È lecito supporre che l’autrice, allora trentottenne, abbia modellato Elizabeth, Beth, Betsy e Bess prestando loro i tratti della sua stessa complessa personalità da ragazza. Ma è ancora più probabile che volesse squadernare le diverse possibilità di identificazione offerte a una giovane donna dagli Stati Uniti dei primi anni cinquanta, segnati dal forzato ritorno delle donne fra le mura domestiche dopo la ventata di libertà e autonomia consentita negli anni quaranta dalla guerra. Quando «scopre» Beth, il dottor Wright se ne innamora a prima vista, conquistato dalla dolcezza e dalla sostanziale remissività di una figura che combacia alla perfezione con il tipo ideale di donna secondo i criteri maschili dei Fifties. Ma quando arriva Betsy, il buon medico ne è terrorizzato e la descrive come un demone orribile. Ci vuole un po’ perché il lettore scopra da solo, senza interferenze dirette da parte dell’autrice, che l’essere infernale è solo una ragazza più vitale, libera e assertiva di quanto potessero ammettere i «giusti» dell’epoca. Non a caso Betsy è la sola a chiamare il medico non Wright, che si legge come right, giusto, ma Wrong, ossia sbagliato.

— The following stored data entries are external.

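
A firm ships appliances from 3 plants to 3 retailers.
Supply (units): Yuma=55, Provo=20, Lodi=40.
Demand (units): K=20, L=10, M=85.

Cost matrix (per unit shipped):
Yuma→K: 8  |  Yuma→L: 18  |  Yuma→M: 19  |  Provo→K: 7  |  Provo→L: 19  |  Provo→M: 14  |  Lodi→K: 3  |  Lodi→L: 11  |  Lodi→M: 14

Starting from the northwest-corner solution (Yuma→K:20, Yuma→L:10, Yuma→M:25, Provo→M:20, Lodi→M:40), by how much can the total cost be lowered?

20

Current plan cost = 20·8 + 10·18 + 25·19 + 20·14 + 40·14 = 1655.
Optimal plan:
  Yuma→M: 55 units
  Provo→M: 20 units
  Lodi→K: 20 units
  Lodi→L: 10 units
  Lodi→M: 10 units
Optimal cost = 1635.
Saving = 1655 − 1635 = 20.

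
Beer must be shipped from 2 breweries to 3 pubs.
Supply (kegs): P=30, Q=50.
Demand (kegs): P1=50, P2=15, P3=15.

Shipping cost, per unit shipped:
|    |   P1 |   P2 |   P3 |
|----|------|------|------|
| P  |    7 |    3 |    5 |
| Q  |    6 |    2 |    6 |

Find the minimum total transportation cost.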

Betsy è anche l’unica a non aver mai accettato la tragedia all’origine della frantumazione della personalità della protagonista, e dunque anche della sua «esistenza»: la morte della madre avvenuta quattro anni prima. Continua a pensare di avere diciannove anni, si spinge fino a New York convinta che la madre (anche lei una Elizabeth, almeno di nome) si nasconda lì. A modo suo è tanto sprovveduta quanto la tremebonda Elizabeth, la deprivata Beth o l’inaridita Bess. Nessuna delle identità della protagonista, così come nessuna delle identificazioni possibili per la generazione di americane degli anni cinquanta, può sperare di vivere e non solo di sopravvivere senza ricongiungersi e fondersi con le altre. Elizabeth ce la fa. Guarisce, diventa letteralmente una «donna nuova».

In apparenza Lizzie è un romanzo a lietissimo fine. Non solo le quattro identità della ragazza si ricompongono, ma il medico e la zia diventano amici intimi, formando così una specie di lindo quadro familiare, quel che a Lizzie era sempre mancato. Ma anche questa conclusione, così poco congrua con lo stile di Shirley Jackson, va presa con le molle: uno degli artifici adoperati dalla maestra del non detto e dell’implicito, è che mentre illustra una realtà ne suggerisce allo stesso tempo un’interpretazione opposta. Tra i componenti di questa realtà rasserenata c’è pur sempre una vecchia signora, anche lei a modo suo scissa in personalità contraddittorie, che aveva odiato la sorella, sognato di rubarle il marito e appropriarsi della figlia, una megera che esulta senza ipocrisie per esserci infine riuscita. C’è un medico bigotto e permaloso che reagisce a ogni manifestazione di libertà femminile come se fosse alle prese con Satana in persona. E c’è il cadavere di una donna che solo Betsy piange mentre tutti concordano nel ritenere la sua morte la giusta ricompensa per una vita sessualmente licenziosa e per l’aver troppe volte anteposto gli amanti alla prole.

Rispetto ai temi portanti dell’opera di Shirley Jackson, Lizzie parla d’altro solo in superficie. Nel celebre racconto che nel ’48 la aveva resa famosa, The Lottery, e poi di nuovo nell’ultimo romanzo pubblicato prima di morire per infarto a quarantotto anni, We Have Always Lived in a Castle, del ’62, la scrittrice aveva svelato impietosamente il lato oscuro delle comunità americane, le spinte cannibali che animano le folle anonime dei loro cittadini. Qui dice da chi quelle folle siano composte e da quali abissi dell’anima quelle pulsioni feroci abbiano origine.